Byju’s declined to comment. Typically, TLBs have most of the repayment due on the maturity date — so that institutional investors can maximise long-term gains.
Bloomberg reported that lenders can now sell the TLB securities of the firm as the restraint that came as part ofthe negotiations has been lifted. The TLB was raised in 2021, with an aim to utilise the raised funds to drive growth and expansion in its global operations. The loan is due in 2026. Byju’s had earlier said it has fulfilled all its contractual payment obligations as agreed upon in the TLB and has not missed a single paymentthereunder. The transfers, the firm had said were in full compliance of and did not contravene any terms of the parties’ credit agreement and agreed upon rights and responsibilities.

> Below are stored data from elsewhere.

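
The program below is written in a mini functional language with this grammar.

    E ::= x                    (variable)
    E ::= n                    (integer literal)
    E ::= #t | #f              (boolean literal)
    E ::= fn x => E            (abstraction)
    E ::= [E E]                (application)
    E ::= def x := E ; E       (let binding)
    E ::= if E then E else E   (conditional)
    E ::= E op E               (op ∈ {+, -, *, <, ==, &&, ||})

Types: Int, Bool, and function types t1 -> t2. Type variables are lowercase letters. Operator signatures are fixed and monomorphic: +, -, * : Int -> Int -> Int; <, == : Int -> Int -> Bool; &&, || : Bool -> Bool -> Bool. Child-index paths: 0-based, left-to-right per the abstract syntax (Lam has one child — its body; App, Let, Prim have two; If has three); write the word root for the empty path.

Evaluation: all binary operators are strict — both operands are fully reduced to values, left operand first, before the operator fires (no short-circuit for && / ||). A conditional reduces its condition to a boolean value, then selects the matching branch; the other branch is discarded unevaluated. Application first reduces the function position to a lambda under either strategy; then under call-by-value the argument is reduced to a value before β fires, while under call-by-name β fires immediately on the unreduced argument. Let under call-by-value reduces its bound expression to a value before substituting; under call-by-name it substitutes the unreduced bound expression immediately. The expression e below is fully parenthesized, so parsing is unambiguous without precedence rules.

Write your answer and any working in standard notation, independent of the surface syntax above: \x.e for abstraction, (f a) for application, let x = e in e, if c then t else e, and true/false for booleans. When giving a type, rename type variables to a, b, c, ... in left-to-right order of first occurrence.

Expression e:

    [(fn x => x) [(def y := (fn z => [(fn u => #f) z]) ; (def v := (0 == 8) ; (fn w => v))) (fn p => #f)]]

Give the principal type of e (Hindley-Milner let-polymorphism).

Answer: Bool

Working:
x : a
\x._ : a -> a
\u._ : c -> Bool
z : b
  unify c -> Bool ~ b -> d
  unify c ~ b
  unify Bool ~ d
_ _ : Bool
\z._ : b -> Bool
let y : forall. b -> Bool
  unify Int ~ Int
  unify Int ~ Int
let v : Bool
v : Bool
\w._ : e -> Bool
\p._ : f -> Bool
  unify e -> Bool ~ (f -> Bool) -> g
  unify e ~ f -> Bool
  unify Bool ~ g
_ _ : Bool
  unify a -> a ~ Bool -> h
  unify a ~ Bool
  unify Bool ~ h
_ _ : Bool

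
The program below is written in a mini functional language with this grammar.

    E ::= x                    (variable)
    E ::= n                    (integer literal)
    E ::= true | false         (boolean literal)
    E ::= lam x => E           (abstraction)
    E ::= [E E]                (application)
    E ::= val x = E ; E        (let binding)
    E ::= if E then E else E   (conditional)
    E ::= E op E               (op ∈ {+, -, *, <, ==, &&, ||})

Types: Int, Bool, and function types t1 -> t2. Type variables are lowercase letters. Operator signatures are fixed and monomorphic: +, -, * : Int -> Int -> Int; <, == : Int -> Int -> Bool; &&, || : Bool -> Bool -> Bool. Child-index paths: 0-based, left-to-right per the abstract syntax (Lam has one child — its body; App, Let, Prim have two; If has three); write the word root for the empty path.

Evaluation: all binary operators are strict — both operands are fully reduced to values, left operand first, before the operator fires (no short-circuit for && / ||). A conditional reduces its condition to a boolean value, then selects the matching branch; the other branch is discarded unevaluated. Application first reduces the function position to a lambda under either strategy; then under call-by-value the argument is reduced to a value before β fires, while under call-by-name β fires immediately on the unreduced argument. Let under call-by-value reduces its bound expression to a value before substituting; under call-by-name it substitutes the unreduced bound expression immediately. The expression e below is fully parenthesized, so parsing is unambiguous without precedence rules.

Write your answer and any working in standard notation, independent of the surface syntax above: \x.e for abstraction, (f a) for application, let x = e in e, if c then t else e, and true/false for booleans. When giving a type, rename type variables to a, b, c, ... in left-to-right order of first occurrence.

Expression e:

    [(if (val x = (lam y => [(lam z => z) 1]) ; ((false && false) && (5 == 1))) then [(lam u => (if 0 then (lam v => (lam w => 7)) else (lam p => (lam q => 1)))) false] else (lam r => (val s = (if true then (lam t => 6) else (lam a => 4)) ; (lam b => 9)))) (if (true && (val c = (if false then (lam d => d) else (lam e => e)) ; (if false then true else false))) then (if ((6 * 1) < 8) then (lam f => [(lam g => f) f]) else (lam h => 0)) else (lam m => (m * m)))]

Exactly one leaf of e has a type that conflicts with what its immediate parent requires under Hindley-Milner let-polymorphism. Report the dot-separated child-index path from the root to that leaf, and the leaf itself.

Working:
z : b
\z._ : b -> b
  unify b -> b ~ Int -> c
  unify b ~ Int
  unify Int ~ c
_ _ : Int
\y._ : a -> Int
let x : forall. a -> Int
  unify Bool ~ Bool
  unify Bool ~ Bool
  unify Bool ~ Bool
  unify Int ~ Int
  unify Int ~ Int
  unify Bool ~ Bool
  unify Bool ~ Bool
  unify Int ~ Bool
  FAIL: mismatch Int ~ Bool

Answer: 0.1.0.0.0 : 0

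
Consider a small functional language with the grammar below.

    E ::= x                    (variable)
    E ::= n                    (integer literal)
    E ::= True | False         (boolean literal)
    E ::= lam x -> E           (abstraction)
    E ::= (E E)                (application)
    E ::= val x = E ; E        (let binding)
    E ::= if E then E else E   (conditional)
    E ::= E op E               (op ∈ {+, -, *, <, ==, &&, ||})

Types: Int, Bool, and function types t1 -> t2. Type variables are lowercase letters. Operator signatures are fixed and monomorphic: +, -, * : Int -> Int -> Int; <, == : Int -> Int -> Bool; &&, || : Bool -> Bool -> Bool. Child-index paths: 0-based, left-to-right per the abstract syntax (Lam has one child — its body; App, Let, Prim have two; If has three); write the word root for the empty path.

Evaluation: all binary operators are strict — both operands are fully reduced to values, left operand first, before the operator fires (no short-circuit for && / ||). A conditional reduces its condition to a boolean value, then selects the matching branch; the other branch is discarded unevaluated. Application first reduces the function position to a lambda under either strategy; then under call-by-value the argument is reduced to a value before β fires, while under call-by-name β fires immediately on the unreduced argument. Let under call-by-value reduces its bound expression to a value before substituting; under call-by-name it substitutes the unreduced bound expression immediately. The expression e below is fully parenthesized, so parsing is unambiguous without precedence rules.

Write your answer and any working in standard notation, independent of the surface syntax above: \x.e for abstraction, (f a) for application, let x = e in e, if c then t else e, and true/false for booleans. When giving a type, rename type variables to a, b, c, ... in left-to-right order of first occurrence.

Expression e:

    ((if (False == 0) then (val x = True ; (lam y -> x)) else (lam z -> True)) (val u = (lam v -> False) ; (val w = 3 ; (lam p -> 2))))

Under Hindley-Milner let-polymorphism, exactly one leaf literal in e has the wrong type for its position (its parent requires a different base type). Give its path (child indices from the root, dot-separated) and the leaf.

Answer: 0.0.0 : false

Derivation:
  unify Bool ~ Int
  FAIL: mismatch Bool ~ Int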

Byju’s, which had come under heavy market scrutiny for a significant delay in filing its FY21 results, had been engaging in long negotia-tions with its creditors over loan restructuring and had even offered to increase the interest rate on the loan.
The startup, which has of late faced a series of valuation markdowns by its investors recently, managed to raise $250 million in debt funding from US-based investment firm Davidson Kempner. The funding is part of a larger $1-billion investment round that the firm is in the process of closing. Counted as India’s most valued privately held startup with a valuation of $22 billion, Byju’s in late April had come under the scanner of the ED, which conducted search and seizure actions in three of its Bengaluru premises under the provision of Foreign Exchange Management Act (FEMA).